И вот я уже в подвале. Оттуда выныриваю в соседний подъезд. Дальше — в заросший деревьями дворик. Киллер отсюда меня не видит. Скрываясь за деревьями, огибаю дом. Забираюсь на крышу технической пристройки. Распахиваю окно и осторожно, совершенно бесшумно пробираюсь на лестничную площадку своего подъезда между первым и вторым этажом. Отсюда видны дверцы лифта, перед которыми в меня хотят всадить несколько пуль, как в мишень.
Сколько все заняло? Полторы минуты? Ребята заждались. решили, что я читаю у ящика газету. Ничего, дольше ждали. Еще подождут.
Из всех искусств для меня важнейшим является искусство… нет, не кино, как говаривал вождь пролетариата. Всего лишь искусство слушать. За шумом труб в водопроводе и музыкой я различил внизу сопение и едва заметное шебуршание.
Я весь обратился в слух. И через полминуты готов был с уверенностью сказать, что там всего один человек, Самонадеянный дурак, возомнивший себя Рэмбо.

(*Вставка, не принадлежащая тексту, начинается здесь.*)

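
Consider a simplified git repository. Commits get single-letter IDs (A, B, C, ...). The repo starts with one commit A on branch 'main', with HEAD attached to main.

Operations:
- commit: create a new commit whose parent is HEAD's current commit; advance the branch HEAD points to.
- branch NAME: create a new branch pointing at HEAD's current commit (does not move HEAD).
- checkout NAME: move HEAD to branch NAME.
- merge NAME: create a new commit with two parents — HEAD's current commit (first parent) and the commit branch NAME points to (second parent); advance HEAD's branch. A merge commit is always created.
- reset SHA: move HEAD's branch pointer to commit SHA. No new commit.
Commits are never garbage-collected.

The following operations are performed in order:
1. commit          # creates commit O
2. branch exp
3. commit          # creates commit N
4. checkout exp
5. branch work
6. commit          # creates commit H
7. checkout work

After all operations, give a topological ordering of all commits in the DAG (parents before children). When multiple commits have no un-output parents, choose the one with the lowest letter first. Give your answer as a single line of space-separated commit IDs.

Answer: A O H N

Derivation:
After op 1 (commit): HEAD=main@O [main=O]
After op 2 (branch): HEAD=main@O [exp=O main=O]
After op 3 (commit): HEAD=main@N [exp=O main=N]
After op 4 (checkout): HEAD=exp@O [exp=O main=N]
After op 5 (branch): HEAD=exp@O [exp=O main=N work=O]
After op 6 (commit): HEAD=exp@H [exp=H main=N work=O]
After op 7 (checkout): HEAD=work@O [exp=H main=N work=O]
commit A: parents=[]
commit H: parents=['O']
commit N: parents=['O']
commit O: parents=['A']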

Ох, только бы из посторонних людей никого черт не принес.
Я вытащил из кармана пачку сигарет с ментолом, сжал ее и бросил.
Киллер купился. Он не ждал опасности сверху. Он сделал шаг вперед.
Я уловил, где он. И махнул сверху, как рысь. Рыси обожают прыгать сверху и вцепляться ротозеям в скальп.
Бедолага так и не понял, что к чему. Один точный удар — и он обмяк в моих руках.
— Чегой-то там? — крикнули сверху. Черт толкнул эту тетку спускаться с третьего этажа.
— Кореш поскользнулся! — крикнул я и подхватил тяжелое, накачанное тело под мышки. Ударил по кнопке лифта — хорошо, что лифт стоял на этом этаже.
Мой этаж последний. Я уронил убивца на пол, отпер дверь, потом затащил тело в коридор. Извлек у него из куртки рацию,
Ага, напарник ждет не дождется радостного сообщения: «пациент скорее мертв, чем жив».